I think St. Catherine is talking about me. She’s talking about each of us. She’s telling us what God tells us; GO! Go out, be in the world, and change it through the power of my name. If you open your heart to me, and let me do with you what I will, you will set the world on fire.
Bruce is saying something similar, something which deals with what comes after.
When I think about what St. Catherine is charging me with, my immediate reaction is a pit in my stomach and sweaty palms. “Wait, you want me to do what? Proclaim the Good News to the world? Me?”
And then the bone crushing fear sets in.
“What will they think of me? If I talk about _____________ (insert controversial topic here), will I have any friends left? What if so-and-so unfriends me? What if they call me names?

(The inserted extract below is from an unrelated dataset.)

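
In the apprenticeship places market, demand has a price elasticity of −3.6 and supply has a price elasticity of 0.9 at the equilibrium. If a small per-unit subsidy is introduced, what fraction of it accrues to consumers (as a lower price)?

For a small subsidy around the equilibrium, the benefit split depends on the relative slopes, which at a point are proportional to the elasticities.
Buyer share = εs/(εs + |εd|) = 0.9/(0.9 + 3.6) = 0.2; seller share = |εd|/(εs + |εd|) = 0.8.

Consumer share = 0.2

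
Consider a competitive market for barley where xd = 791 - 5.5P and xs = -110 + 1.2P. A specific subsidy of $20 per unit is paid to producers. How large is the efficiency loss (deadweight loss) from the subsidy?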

What if I get so flustered I can’t speak the truth in love?”
That’s where Bruce’s lyric comes in, as a big old reminder:
You can’t start a fire, worrying about your little world falling apart.
I can start a fire. I can live a life of safety, where I never talk about anything that’s unpleasant or controversial. I can’t do both.
Which is really another way of saying: I can spread the Gospel, or I can win friends and influence people. I can’t really do both. I can try to do both, but then neither will be done well.
There are things I choose not to write about on this blog because I like the blog friends I have, I like the community here. If I talk about some of the things I feel are important, will that community turn against me?
If I bring up words like common good, solidarity, and catholic social teaching, will you roll your eyes and walk away? Well, if you’re Catholic, I sure hope not. But some of you probably will.
I think that’s alright. I’ve finally gotten over my fear of posting about pro-life, so now I think it’s time to tackle…everything else.
I have a masters degree in social justice, which I am definitely not using, and which I hardly ever talk about. But I’m going to start talking about it. What good is knowledge if it’s not shared? God’s concern for the poor, and how we are to share in that concern is part of the Truth. It’s time to talk about it here.
The social teachings of the Church are a beautiful, beautiful thing. They are, like so many other things, not taught well or often enough.
I don’t know if this little blog will ever start any fires, but just in case He wills it so, I’m no longer worried about this little world, or any other, falling apart.